Hackers are using Adobe Creative Cloud to target Office 365 in an ongoing phishing campaign. The malicious links within the phishing emails appear to come from Cloud users but instead direct victims to a link that steals their credentials, researchers have discovered.
Cybersecurity researchers with Avanan discovered the campaign in December, according to a recent report they published.
Adobe Creative Cloud is a popular suite of apps for file-sharing and creating and includes widely used apps such as Photoshop and Acrobat.
The phishing attacks are mostly targeting Office 365 users, a popular platform for phishing emails owing to its high amount of business users. The phishing attacks have also hit Gmail inboxes, according to Jeremy Fuchs at Avanan.
According to Fuchs, the attacker creates a free account in Adobe Cloud, then creates an image or a PDF file that has a link embedded within it, which they share by email to an Office 365 or Gmail user.
“Think of it like when you create a Docusign,” Fuchs explained to reporters. “You create the document and then send it to the intended recipient. On the receiving end, they get an email notification, where they click to be directed to the link.”

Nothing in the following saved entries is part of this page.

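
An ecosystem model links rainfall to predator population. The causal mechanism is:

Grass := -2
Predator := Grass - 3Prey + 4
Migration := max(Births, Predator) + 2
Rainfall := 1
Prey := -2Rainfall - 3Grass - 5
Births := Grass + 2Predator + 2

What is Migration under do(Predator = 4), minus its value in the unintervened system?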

Though the links inside the documents sent to users are malicious, they themselves are not hosted within Adobe Cloud but, rather, from another domain controlled by attackers, he added.

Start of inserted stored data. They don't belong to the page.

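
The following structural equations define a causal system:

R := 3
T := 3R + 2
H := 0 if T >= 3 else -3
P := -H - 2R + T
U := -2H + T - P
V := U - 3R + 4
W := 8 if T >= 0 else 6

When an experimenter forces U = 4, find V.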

Researchers shared screenshots of the attack they observed in the report. One shows attackers sending what looks like a legitimate PDF called Closing.pdf sent from Adobe with a button that says “Open” to open the file.
When the user clicks on the link, he or she is redirected to an Adobe Document Cloud page that includes an “Access Document” button that supposedly leads them to the Adobe PDF. However, that link actually leads to “a classic” credential-harvesting page, which is hosted outside the Adobe suite, according to the report.
Attackers can use this model for sending various legitimate-looking Adobe Cloud documents or images to unsuspecting users, Fuchs told Threatpost.
“Though the several hops to get to the final page may cause some red flags from discerning end-users, it won’t stop all who are eager to receive their documents, especially when the title of the PDF – in this case ‘Closing’ – can instill urgency,” researchers wrote in the report.
Researchers at this point don’t know who is behind the campaign, which for now is sticking to its goal of harvesting credentials.
Avanan recommended users have robust security in place, as well as employee training that focuses on avoiding phishing attempts.